Earhardt was free to go, he said, but only after about an hour of officers going through their procedures.
It was a hassle and a bit embarrassing. So Ehrhardt said he won't stop boating, but he might try to avoid Coast Guard officers at all costs.
"I'll never pull into a dock if (the Coast Guard) is there," he said.
And other boaters are deciding not to take their boats out because of these strict boarding policies, Ehrhardt said.
A U.S. Coast Guard petty officer stationed at Marblehead said seven citations and 11 arrests were made throughout the Great Lakes on Friday and Saturday combined, less than 15 percent of the Coast Guard's number of rescues it made during that time.

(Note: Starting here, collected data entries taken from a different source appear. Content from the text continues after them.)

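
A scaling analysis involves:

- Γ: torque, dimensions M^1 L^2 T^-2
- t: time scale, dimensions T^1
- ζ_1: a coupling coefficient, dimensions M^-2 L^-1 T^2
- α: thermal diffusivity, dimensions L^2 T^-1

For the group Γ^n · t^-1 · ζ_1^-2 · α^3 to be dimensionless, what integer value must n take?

Balance the M exponent: (1)·n from Γ, plus −(0) − 2·(-2) + 3·(0) = 4 from the rest, must sum to zero.
n + 4 = 0, so n = -4.

-4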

But Ehrhardt does not think people drinking and boating do not deserve to be cited or arrested. It is the Coast Guard's treatment of innocent mariners that is disconcerting to him.
"I was a suspect to them," he said.
In 2013, the U.S. Coast Guard Station Marblehead administered nearly 70 citations or arrests, the highest number of any station in the country.
The Marblehead coastguardsman said the Coast Guard has policies in place to protect against dangerous practices, not to invade boaters' privacy.
"If we see signs of intoxication, we're going to check that out," the coastguardsman said. "It's a big safety thing. We're looking out for the safety of others."
He said boaters are permitted to drink on the lake, just not the operators of the watercrafts.
Among the infinite calls the Coast Guard was apart of over the weekend was an arrest in the water off the Marblehead coast.
The Marblehead coastguardsman said a man, whose name was unavailable, was cited for boating under the influence. The man became combative with officers, he said.
DRINKING FACTS FROM THE COAST GUARD
-Myth: No one ever dies on the water from drinking alcohol
-Fact: Alcohol use is the leading contributing factor in fatal boating accidents
-Myth: Getting drunk on the water takes longer than on land
-Fact: A boat operator is likely to become impaired more quickly than an automobile driver, drink-for-drink
-Myth: Fatal boating accidents only happen at night
-Fact: Most fatal boating accidents occur between 2:30 and 4:30 p.m.
* Note: This post has been modified to remove the name of the coastguardsman. Information was obtained from the Marblehead Coast Guard Station but the name for the source previously provided was not accurate.